The boom-and-bust cycles in North Dakota's agriculture and energy industries have rippled through the state's economy. Recent administrations have re-doubled efforts to encourage new industry and to stimulate other sources of revenue. Some successes, notably the development of agricultural equipment manufacturing and food processing, have occurred.
As North Dakota has sought to attract new sources of jobs and income, greater attention has been paid to tourism. Substantially larger amounts of public money have been devoted to promotion and development of historic and recreational attractions. To attract visitors, efforts to liberalize restrictive "blue laws" have expanded. The campaign began in 1979, when some forms of gambling were legalized; in the 1980s, the opportunities for legal gambling have been increased, and several attempts to relax historic "blue laws" that limit business operations on Sunday and the sale of liquor have become topics for public debate.
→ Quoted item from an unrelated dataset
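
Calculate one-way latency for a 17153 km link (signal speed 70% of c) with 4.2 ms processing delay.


Speed = 0.7 * 3e5 km/s = 210000 km/s
Propagation delay = 17153 / 210000 = 0.0817 s = 81.681 ms
Processing delay = 4.2 ms
Total one-way latency = 85.881 ms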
As North Dakota's economy and politics have changed, so has the composition of its society. Demand for better public services for disadvantaged citizens resulted in lawsuits that forced improvement in state facilities and de-institutionalization of many handicapped people. Declining enrollments in elementary and secondary schools have brought about consolidations and school closures. In higher education, public debate has centered on the number of colleges and universities in North Dakota and called attention to the state's ability to support those institutions adequately.
Perhaps the most striking change, however, is reflected by a 1987 census figure. According to census estimates, more North Dakotans now live in cities and towns than in rural areas, an alteration with dramatic implications for the structure of the state's economy and the composition of its government.
The issues that face modern North Dakota remain tied to its history. Attracting the capital necessary to develop necessary services, providing jobs and income for the people, and diversifying a colonial economy are tasks that have faced the state's leaders since its earliest days. The old issues of self-determination and popular control are yet relevant as North Dakota enters its second century.
Today, North Dakota is a state where there is little air or water pollution. During the early 1990s, North Dakota gained 25,000 new jobs. Trade with Canada and Mexico is growing and tourism is increasing as well. State leaders still strive to broaden North Dakota's economy that depends heavily upon agriculture. Increased industrial growth would raise the per capita income and create more job opportunities for North Dakotans.